Comment on “Overland runoff erosion dynamics on steep slopes with forages under field simulated rainfall and inflow by C. Li and C. Pan”

Managing sloping landscapes to control soil erosion processes due to rainfall and runoff is a relevant problem, especially when the vegetation is absent or sparse. The aim of this paper was to investigate the applicability of a theoretically resistance law for overland flow under simulated rainfall, based on a power-velocity profile, using field measurements carried out by Li and Pan for three plots with planted forage species (Astragalus adsurgens, Medicago sativa and Cosmos bipinnatus).The relationship between the velocity profile parameter Γ, the flow Froude number and the rain Reynolds number was calibrated using the data by Li and Pan.

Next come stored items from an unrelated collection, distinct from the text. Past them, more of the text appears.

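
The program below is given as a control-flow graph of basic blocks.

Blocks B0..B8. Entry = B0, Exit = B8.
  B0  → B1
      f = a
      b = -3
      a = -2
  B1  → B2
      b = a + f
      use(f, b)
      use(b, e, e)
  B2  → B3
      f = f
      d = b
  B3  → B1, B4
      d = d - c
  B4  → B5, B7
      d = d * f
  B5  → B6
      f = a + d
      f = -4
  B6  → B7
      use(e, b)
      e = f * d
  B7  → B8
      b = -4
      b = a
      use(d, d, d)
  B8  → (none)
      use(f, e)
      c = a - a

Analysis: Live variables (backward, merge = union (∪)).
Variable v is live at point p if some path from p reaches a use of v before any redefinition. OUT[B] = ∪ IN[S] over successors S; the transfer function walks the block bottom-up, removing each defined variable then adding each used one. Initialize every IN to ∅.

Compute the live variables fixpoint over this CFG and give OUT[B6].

Answer: {a, d, e, f}

Trace:
Fixpoint table:
  B0:   IN={a, c, e}   OUT={a, c, e, f}
  B1:   IN={a, c, e, f}   OUT={a, b, c, e, f}
  B2:   IN={a, b, c, e, f}   OUT={a, b, c, d, e, f}
  B3:   IN={a, b, c, d, e, f}   OUT={a, b, c, d, e, f}
  B4:   IN={a, b, d, e, f}   OUT={a, b, d, e, f}
  B5:   IN={a, b, d, e}   OUT={a, b, d, e, f}
  B6:   IN={a, b, d, e, f}   OUT={a, d, e, f}
  B7:   IN={a, d, e, f}   OUT={a, e, f}
  B8:   IN={a, e, f}   OUT={}

Merge at B6: OUT[B6] = IN[B7] = {a, d, e, f}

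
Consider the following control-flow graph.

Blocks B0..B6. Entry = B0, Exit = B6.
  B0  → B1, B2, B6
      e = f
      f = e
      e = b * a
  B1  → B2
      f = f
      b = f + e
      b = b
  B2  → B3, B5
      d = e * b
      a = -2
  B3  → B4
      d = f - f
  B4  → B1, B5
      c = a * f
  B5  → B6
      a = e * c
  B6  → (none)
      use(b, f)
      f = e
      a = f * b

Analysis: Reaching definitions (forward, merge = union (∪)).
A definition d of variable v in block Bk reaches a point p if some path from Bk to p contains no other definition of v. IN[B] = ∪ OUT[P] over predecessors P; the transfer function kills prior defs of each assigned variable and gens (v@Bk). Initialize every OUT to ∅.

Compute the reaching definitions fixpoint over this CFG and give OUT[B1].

Answer: {a@B2, b@B1, c@B4, d@B3, e@B0, f@B1}

Trace:
Fixpoint table:
  B0: | IN={} | OUT={e@B0, f@B0}
  B1: | IN={a@B2, b@B1, c@B4, d@B3, e@B0, f@B0, f@B1} | OUT={a@B2, b@B1, c@B4, d@B3, e@B0, f@B1}
  B2: | IN={a@B2, b@B1, c@B4, d@B3, e@B0, f@B0, f@B1} | OUT={a@B2, b@B1, c@B4, d@B2, e@B0, f@B0, f@B1}
  B3: | IN={a@B2, b@B1, c@B4, d@B2, e@B0, f@B0, f@B1} | OUT={a@B2, b@B1, c@B4, d@B3, e@B0, f@B0, f@B1}
  B4: | IN={a@B2, b@B1, c@B4, d@B3, e@B0, f@B0, f@B1} | OUT={a@B2, b@B1, c@B4, d@B3, e@B0, f@B0, f@B1}
  B5: | IN={a@B2, b@B1, c@B4, d@B2, d@B3, e@B0, f@B0, f@B1} | OUT={a@B5, b@B1, c@B4, d@B2, d@B3, e@B0, f@B0, f@B1}
  B6: | IN={a@B5, b@B1, c@B4, d@B2, d@B3, e@B0, f@B0, f@B1} | OUT={a@B6, b@B1, c@B4, d@B2, d@B3, e@B0, f@B6}

Merge at B1: IN[B1] = OUT[B0] ⊔ OUT[B4] = {a@B2, b@B1, c@B4, d@B3, e@B0, f@B0, f@B1}
Applying B1's transfer function to that IN value gives OUT[B1] (row B1 above).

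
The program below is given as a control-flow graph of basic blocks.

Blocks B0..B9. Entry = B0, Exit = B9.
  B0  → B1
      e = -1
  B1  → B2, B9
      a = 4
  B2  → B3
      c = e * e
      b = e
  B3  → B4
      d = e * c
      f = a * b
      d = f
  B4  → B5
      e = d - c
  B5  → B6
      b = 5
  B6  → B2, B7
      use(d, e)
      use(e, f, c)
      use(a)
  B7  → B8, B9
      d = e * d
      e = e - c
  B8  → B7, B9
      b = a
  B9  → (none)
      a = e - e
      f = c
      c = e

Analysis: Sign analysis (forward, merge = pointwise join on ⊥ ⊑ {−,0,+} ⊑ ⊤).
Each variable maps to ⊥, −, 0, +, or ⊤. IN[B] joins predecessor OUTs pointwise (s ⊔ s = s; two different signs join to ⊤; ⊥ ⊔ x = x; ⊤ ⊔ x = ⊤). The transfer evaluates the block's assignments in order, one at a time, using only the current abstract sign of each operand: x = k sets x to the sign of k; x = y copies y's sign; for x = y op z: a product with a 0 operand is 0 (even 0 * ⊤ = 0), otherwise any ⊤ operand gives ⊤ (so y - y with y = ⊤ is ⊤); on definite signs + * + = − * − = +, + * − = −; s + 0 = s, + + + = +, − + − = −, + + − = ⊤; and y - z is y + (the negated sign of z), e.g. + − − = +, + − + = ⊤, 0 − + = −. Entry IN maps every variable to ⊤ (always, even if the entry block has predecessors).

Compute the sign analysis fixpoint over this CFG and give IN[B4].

Answer: {a: +, b: -, c: +, d: -, e: -, f: -}

Working:
Per-block solution:
  B0:   IN=(all ⊤)   OUT={e:-; rest ⊤}
  B1:   IN={e:-; rest ⊤}   OUT={a:+, e:-; rest ⊤}
  B2:   IN={a:+, e:-; rest ⊤}   OUT={a:+, b:-, c:+, e:-; rest ⊤}
  B3:   IN={a:+, b:-, c:+, e:-; rest ⊤}   OUT={a:+, b:-, c:+, d:-, e:-, f:-; rest ⊤}
  B4:   IN={a:+, b:-, c:+, d:-, e:-, f:-; rest ⊤}   OUT={a:+, b:-, c:+, d:-, e:-, f:-; rest ⊤}
  B5:   IN={a:+, b:-, c:+, d:-, e:-, f:-; rest ⊤}   OUT={a:+, b:+, c:+, d:-, e:-, f:-; rest ⊤}
  B6:   IN={a:+, b:+, c:+, d:-, e:-, f:-; rest ⊤}   OUT={a:+, b:+, c:+, d:-, e:-, f:-; rest ⊤}
  B7:   IN={a:+, b:+, c:+, e:-, f:-; rest ⊤}   OUT={a:+, b:+, c:+, e:-, f:-; rest ⊤}
  B8:   IN={a:+, b:+, c:+, e:-, f:-; rest ⊤}   OUT={a:+, b:+, c:+, e:-, f:-; rest ⊤}
  B9:   IN={a:+, e:-; rest ⊤}   OUT={c:-, e:-; rest ⊤}

Merge at B4: IN[B4] = OUT[B3] = {a: +, b: -, c: +, d: -, e: -, f: -}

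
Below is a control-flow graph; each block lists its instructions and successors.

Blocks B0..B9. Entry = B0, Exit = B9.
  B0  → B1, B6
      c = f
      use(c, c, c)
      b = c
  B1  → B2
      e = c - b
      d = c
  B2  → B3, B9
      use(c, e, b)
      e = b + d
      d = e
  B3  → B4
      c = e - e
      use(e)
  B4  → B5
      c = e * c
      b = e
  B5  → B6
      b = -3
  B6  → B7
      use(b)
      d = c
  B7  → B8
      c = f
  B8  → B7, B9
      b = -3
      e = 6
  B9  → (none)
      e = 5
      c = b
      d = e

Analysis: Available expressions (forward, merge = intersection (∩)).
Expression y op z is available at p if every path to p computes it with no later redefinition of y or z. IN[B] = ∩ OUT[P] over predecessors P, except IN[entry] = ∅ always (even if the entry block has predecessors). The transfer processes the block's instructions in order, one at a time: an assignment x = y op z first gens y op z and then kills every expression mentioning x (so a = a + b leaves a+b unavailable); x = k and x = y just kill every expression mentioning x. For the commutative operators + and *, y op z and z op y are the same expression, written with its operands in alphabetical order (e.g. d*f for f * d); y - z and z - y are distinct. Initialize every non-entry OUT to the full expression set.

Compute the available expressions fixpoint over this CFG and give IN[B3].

Converged values:
  B0:  IN={}  OUT={}
  B1:  IN={}  OUT={c-b}
  B2:  IN={c-b}  OUT={c-b}
  B3:  IN={c-b}  OUT={e-e}
  B4:  IN={e-e}  OUT={e-e}
  B5:  IN={e-e}  OUT={e-e}
  B6:  IN={}  OUT={}
  B7:  IN={}  OUT={}
  B8:  IN={}  OUT={}
  B9:  IN={}  OUT={}

Merge at B3: IN[B3] = OUT[B2] = {c-b}

Answer: {c-b}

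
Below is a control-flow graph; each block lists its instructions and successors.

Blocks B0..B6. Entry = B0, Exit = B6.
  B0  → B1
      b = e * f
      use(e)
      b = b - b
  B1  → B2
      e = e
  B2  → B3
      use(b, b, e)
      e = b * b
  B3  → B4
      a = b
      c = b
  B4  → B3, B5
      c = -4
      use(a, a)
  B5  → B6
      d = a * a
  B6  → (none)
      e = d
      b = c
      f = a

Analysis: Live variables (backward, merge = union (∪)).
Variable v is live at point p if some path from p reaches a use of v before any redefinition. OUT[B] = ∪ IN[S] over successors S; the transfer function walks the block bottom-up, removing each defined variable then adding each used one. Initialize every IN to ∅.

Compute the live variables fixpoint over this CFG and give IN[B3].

Converged values:
  B0:   IN={e, f}   OUT={b, e}
  B1:   IN={b, e}   OUT={b, e}
  B2:   IN={b, e}   OUT={b}
  B3:   IN={b}   OUT={a, b}
  B4:   IN={a, b}   OUT={a, b, c}
  B5:   IN={a, c}   OUT={a, c, d}
  B6:   IN={a, c, d}   OUT={}

Merge at B3: OUT[B3] = IN[B4] = {a, b}
Applying B3's transfer function to that OUT value gives IN[B3] (row B3 above).

Answer: {b}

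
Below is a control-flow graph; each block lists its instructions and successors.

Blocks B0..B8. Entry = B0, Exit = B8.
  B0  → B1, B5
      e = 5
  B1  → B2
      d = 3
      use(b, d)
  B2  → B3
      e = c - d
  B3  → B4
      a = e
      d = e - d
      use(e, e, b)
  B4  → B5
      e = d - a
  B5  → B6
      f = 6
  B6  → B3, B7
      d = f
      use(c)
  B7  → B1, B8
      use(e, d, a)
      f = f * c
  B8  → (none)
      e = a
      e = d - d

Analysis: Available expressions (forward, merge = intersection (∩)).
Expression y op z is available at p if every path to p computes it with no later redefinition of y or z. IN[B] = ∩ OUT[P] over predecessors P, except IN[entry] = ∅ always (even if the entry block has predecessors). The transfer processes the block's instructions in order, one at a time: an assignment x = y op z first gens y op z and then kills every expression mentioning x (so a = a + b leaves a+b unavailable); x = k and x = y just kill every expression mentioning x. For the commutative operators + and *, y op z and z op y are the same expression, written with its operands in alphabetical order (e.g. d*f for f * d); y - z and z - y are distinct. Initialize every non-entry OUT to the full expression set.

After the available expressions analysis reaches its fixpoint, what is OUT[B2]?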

The obtained overland flow resistance law was also verified by independent field measurements carried out by Li and Pan in the same plots with the same forage species subjected to three different treatments (intact grass control IG, no litter or leaves NLL (only the grass stems and roots were reserved) and only roots remaining OR). The theoretical approach and the measurements carried out in the investigated conditions allowed to state that a) the Darcy-Weisbach friction factor can be accurately estimated using the proposed theoretical approach, b) the Darcy-Weisbach friction factor varies with rainfall intensity and c) for the investigated forage species, the vegetation treatment (IG, NLL, OR) does not significantly affect the flow resistance in laminar regime.